Item 5: Adoption of the resolution on prevention

Statement, 6 July 2018.

As delivered by Ambassador Hans Brattskar.

Mr President,

I have the honour to introduce resolution L.19 - The contribution of the Human Rights Council to the prevention of human rights violations, on behalf of the core group consisting of Colombia, Sierra Leone, Switzerland and Norway.

We bring this resolution forward to the Council cognizant that prevention of human rights violations is an integral and substantial part of the council’s mandate. GA resolution 60/251, including para 5f, outlines the Council’s mandate on prevention.

The Human Rights Council is not a static body, it is one that should be vigilant and proactive in prevention human rights violations. Through this resolution, which has been built upon two joint statements from respectively HRC 36 and HRC 37, cross-regionally supported by some 70 states, we seek to begin a dialogue and consultation process on how to the Council can effectively s contribute to the prevention of human rights violations.

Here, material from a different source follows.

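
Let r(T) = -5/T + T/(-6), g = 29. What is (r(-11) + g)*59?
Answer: 121835/66 ≈ 1846.0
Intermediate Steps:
r(T) = -5/T - T/6 (r(T) = -5/T + T*(-⅙) = -5/T - T/6)
(r(-11) + g)*59 = ((-5/(-11) - ⅙*(-11)) + 29)*59 = ((-5*(-1/11) + 11/6) + 29)*59 = ((5/11 + 11/6) + 29)*59 = (151/66 + 29)*59 = (2065/66)*59 = 121835/66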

The resolution, L.19, calls for two intersessional seminars to be organized in Geneva and for the HRC President to appoint a Chair-rapporteur and two rapporteurs to facilitate and chair these seminars. The resolution also calls for the rapporteurs to consult widely with relevant stakeholders including in New York to reach out to those members who are not represented here in Geneva.

The Human Rights Council should not work in a silo on prevention of human rights violations, it should “contribute” to prevention also together with other UN bodies and organs. Thus, we have tasked the rapporteurs to look at how the HRC “…can work effectively with all pillars of the United Nations system on the prevention of human rights violations, with a view to strengthening system-wide coherence and contributing to sustaining peace and the implementation of the Sustainable Development Goals”.

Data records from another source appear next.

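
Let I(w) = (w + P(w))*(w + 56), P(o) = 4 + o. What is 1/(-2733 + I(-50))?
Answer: -1/3309 ≈ -0.00030221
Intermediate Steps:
I(w) = (4 + 2*w)*(56 + w) (I(w) = (w + (4 + w))*(w + 56) = (4 + 2*w)*(56 + w))
1/(-2733 + I(-50)) = 1/(-2733 + (224 + 2*(-50)² + 116*(-50))) = 1/(-2733 + (224 + 2*2500 - 5800)) = 1/(-2733 + (224 + 5000 - 5800)) = 1/(-2733 - 576) = 1/(-3309) = -1/3309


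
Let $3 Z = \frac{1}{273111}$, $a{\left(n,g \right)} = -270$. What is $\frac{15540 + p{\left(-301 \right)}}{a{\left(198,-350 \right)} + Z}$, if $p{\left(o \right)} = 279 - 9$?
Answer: $- \frac{12953654730}{221219909} \approx -58.556$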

Through this dialogue and consultation process we hope that good ideas and proposals on how to further the Council’s work on prevention will arise. Then, when the report is submitted to the 43th session of the Council, the Council must decide if and how it can and will take these proposals forward.

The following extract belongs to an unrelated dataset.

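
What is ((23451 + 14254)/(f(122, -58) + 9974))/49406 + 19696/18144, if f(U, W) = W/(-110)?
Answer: 170242228784/156816475551 ≈ 1.0856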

We have had three open informals during this session in a constructive and transparent manner. We have appreciated the good and substantial comments received. Based upon them we have revised the text significantly to try to accommodate concerns raised by some delegations, and to streamline the main message to avoid any prejudgment of the outcome. In the sprit of continued constructive dialogue and compromise, we have decided to accommodate, as an oral revision, a one last change that was reflected in the amendment L.40 to further demonstrate our determination to arrive at balanced and consensual resolution.

The amendment L.40 will be included as a PP6 Bis and reads as follows:

“Reaffirming the existing procedures and mechanisms of the Human Rights Council, particularly the universal periodic review, the special procedures, the complaints procedure, the Advisory Committee and the open-ended intergovernmental working groups, whose mandates are relevant to the promotion and protection of human rights and the prevention of human rights violations,”

With your permission, I would like to pass the floor to the ambassador of Switzerland to finalize our introduction of L.40.